C'est l'activité principale du domaine. Et qui attire aussi. " Nous avons beaucoup de stagiaires qui viennent ici et au moment de la récolte de la fleur à la fin de l'année, des personnes âgées du coin, curieux de cette culture, viennent la découvrir. " Le domaine est ouvert toute l'année. 

A l'été 2017, les deux Alexandre
ont extrait les 8.000 bulbes de safran plantés en deux ans
pour les séparer 
et démultiplier leur production. 

Mais ce retour à une vie simple ne pouvait suffire à ce perfectionniste. La présence d'une zone humide sur ses terres l’intrigue. Il se renseigne auprès de météorologues sur les prévisions climatiques à moyen terme et voit dans le réchauffement climatique une possibilité. 

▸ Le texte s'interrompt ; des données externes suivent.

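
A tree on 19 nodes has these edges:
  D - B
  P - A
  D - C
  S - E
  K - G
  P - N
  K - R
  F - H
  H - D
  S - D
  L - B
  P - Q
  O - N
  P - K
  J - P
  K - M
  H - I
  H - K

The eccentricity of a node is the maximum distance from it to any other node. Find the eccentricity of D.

5

Distances from D peak at 5, attained at O.
D-H-K-P-N-O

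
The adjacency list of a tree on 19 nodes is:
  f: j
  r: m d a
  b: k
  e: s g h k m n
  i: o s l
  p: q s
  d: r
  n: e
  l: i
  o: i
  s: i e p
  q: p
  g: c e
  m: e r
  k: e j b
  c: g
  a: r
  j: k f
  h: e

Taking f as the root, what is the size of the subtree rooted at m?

Descendants of m (including itself): m, r, d, a. That's 4.

4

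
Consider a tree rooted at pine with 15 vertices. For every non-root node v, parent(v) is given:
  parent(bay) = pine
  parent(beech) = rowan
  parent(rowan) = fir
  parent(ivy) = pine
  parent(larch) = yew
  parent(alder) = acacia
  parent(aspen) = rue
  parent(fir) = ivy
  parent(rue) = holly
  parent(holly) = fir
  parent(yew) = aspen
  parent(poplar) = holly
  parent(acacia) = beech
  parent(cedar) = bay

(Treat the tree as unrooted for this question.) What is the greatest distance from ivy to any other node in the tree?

A farthest node from ivy is larch.
The path ivy – fir – holly – rue – aspen – yew – larch has 6 edges.

6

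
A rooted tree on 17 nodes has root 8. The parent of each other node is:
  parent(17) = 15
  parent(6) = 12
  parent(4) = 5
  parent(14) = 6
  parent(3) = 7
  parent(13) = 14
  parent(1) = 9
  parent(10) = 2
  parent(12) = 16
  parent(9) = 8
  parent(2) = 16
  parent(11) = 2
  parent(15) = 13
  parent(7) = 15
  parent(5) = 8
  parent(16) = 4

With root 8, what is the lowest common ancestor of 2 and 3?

Ancestors of 2 (toward the root): 2, 16, 4, 5, 8.
Ancestors of 3: 3, 7, 15, 13, 14, 6, 12, 16, 4, 5, 8.
The deepest node appearing in both lists is 16.

16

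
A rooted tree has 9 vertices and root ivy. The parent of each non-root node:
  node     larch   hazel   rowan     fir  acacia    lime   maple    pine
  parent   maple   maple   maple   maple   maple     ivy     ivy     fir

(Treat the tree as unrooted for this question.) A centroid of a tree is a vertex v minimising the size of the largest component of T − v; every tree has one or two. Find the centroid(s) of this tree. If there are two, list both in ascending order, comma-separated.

maple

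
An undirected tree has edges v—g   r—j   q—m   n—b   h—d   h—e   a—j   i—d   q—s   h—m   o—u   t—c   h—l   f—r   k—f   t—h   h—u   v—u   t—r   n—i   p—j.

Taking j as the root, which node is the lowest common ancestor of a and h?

j

Ancestors of a (toward the root): a, j.
Ancestors of h: h, t, r, j.
The deepest node appearing in both lists is j.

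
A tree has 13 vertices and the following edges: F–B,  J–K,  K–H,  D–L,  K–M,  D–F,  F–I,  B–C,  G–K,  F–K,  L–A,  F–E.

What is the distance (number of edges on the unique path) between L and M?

The path is L - D - F - K - M, which has 4 edges.

4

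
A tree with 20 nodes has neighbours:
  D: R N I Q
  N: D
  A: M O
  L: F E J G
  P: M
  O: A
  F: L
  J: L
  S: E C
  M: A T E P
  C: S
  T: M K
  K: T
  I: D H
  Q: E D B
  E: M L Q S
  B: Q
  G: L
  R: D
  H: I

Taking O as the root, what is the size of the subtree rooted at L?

4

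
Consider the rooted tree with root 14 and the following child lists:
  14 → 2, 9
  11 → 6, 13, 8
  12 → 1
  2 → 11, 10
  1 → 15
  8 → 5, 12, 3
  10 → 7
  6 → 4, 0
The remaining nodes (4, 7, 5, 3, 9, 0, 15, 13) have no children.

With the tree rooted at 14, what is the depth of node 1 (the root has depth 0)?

14 → 2 → 11 → 8 → 12 → 1 — 5 edges.

5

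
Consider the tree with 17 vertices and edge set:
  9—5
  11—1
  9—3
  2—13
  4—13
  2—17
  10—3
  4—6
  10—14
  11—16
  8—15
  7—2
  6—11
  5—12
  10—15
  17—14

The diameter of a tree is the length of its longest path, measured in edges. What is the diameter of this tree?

BFS from 12 reaches 16 last, at distance 12; BFS from 16 confirms no node is farther.
Path: 12-5-9-3-10-14-17-2-13-4-6-11-16.

12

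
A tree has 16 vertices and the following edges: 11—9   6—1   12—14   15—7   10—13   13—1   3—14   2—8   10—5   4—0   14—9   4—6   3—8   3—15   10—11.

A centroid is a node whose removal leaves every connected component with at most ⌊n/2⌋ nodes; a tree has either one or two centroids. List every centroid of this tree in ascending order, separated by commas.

9, 11

Removing 9 splits the tree into components of sizes 8, 7; the largest is 8 ≤ ⌊16/2⌋ = 8.
Its neighbour 11 also leaves a largest component of size 8, so both are centroids.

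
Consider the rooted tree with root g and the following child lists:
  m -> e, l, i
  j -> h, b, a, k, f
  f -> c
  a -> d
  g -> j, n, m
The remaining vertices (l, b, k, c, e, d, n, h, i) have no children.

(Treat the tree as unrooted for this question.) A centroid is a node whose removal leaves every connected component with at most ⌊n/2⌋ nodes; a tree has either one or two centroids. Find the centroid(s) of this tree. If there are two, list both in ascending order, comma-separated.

Removing j splits the tree into components of sizes 6, 2, 2, 1, 1, 1; the largest is 6 ≤ ⌊14/2⌋ = 7.
Every other node leaves some component of size > 7, so the centroid is unique.

j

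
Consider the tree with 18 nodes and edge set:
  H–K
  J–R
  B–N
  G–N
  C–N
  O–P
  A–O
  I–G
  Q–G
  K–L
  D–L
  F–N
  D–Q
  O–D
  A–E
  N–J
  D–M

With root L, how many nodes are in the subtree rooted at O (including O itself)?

4

The subtree rooted at O contains: O, A, P, E — 4 nodes.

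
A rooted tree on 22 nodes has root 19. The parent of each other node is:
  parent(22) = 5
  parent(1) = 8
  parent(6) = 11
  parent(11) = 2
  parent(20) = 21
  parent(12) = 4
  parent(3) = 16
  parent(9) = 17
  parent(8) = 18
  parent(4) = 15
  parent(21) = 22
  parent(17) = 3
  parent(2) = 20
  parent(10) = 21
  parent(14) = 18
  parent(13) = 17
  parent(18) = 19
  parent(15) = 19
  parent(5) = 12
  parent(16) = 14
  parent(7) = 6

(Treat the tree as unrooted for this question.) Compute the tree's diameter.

17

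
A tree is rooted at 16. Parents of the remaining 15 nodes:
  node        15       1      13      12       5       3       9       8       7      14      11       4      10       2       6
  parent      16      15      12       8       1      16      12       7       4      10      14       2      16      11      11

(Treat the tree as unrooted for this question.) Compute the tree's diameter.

12

A longest path is 5-1-15-16-10-14-11-2-4-7-8-12-9, with 12 edges.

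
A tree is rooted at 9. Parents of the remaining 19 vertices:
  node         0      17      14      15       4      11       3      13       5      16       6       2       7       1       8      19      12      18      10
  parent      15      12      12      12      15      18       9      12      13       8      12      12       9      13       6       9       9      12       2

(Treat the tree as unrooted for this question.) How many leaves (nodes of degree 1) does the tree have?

12

The leaves are 0, 1, 3, 4, 5, 7, 10, 11, 14, 16, 17, 19.
That is 12 leaves.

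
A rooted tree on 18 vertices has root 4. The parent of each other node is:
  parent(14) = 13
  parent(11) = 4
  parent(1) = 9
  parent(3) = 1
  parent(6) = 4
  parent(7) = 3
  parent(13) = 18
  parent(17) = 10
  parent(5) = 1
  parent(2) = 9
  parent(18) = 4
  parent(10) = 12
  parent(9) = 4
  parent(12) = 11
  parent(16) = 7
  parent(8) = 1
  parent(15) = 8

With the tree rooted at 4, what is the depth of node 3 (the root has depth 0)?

3

Climbing from 3 to the root: 3–1–9–4. That's 3 steps.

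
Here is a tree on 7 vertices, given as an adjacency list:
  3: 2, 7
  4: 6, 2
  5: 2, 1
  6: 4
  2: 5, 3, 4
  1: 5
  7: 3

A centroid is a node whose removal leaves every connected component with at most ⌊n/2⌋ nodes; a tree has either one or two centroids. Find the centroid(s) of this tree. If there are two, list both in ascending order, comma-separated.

2

If 2 is removed the pieces have sizes 2, 2, 2, all ≤ ⌊7/2⌋ = 3.
No neighbour of 2 does as well, so 2 is the unique centroid.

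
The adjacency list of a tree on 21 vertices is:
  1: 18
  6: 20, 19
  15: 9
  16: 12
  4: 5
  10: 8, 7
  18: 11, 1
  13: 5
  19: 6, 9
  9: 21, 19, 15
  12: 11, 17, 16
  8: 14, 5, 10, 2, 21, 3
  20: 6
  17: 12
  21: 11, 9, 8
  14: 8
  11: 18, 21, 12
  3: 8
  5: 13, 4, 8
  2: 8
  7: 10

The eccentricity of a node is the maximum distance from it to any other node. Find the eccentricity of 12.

The node farthest from 12 is 20, via 12 – 11 – 21 – 9 – 19 – 6 – 20 — 6 edges.

6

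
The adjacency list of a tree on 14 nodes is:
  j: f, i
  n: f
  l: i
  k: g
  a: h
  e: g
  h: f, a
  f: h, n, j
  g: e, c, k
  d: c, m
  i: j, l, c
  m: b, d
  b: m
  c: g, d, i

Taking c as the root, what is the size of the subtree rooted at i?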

« Ils m’ont dit qu’in fine, la température en Bretagne sera la même qu’au nord du Portugal actuellement. Il y a aura donc quand même des hivers très froids. » Mais rien d’insurmontable pour le riz. A moins que les température ne descendent de façon drastique sous les zéro degré de manière prolongée. 

« Je cherche à acclimater des semences à notre terroir. Si on réussit, il faudra déposer un brevet sur le vivant. Mais ça coûte 30.000 euros, ce n'est pas à la portée des petits paysans ». Il n’a pas besoin de cette activité pour vivre. Son but n’est pas « de se faire de l’argent mais de pouvoir développer la culture du riz en France ». 

Dans la veine du chef de Cancale Olivier Roellinger, et d’une dizaine d’autres grands chefs, qui s’alarme de la préemption du vivant et des semences par les grandes multinationales, Alexandre Reis veut offrir aux agriculteurs une alternative aux catalogues des grands semenciers.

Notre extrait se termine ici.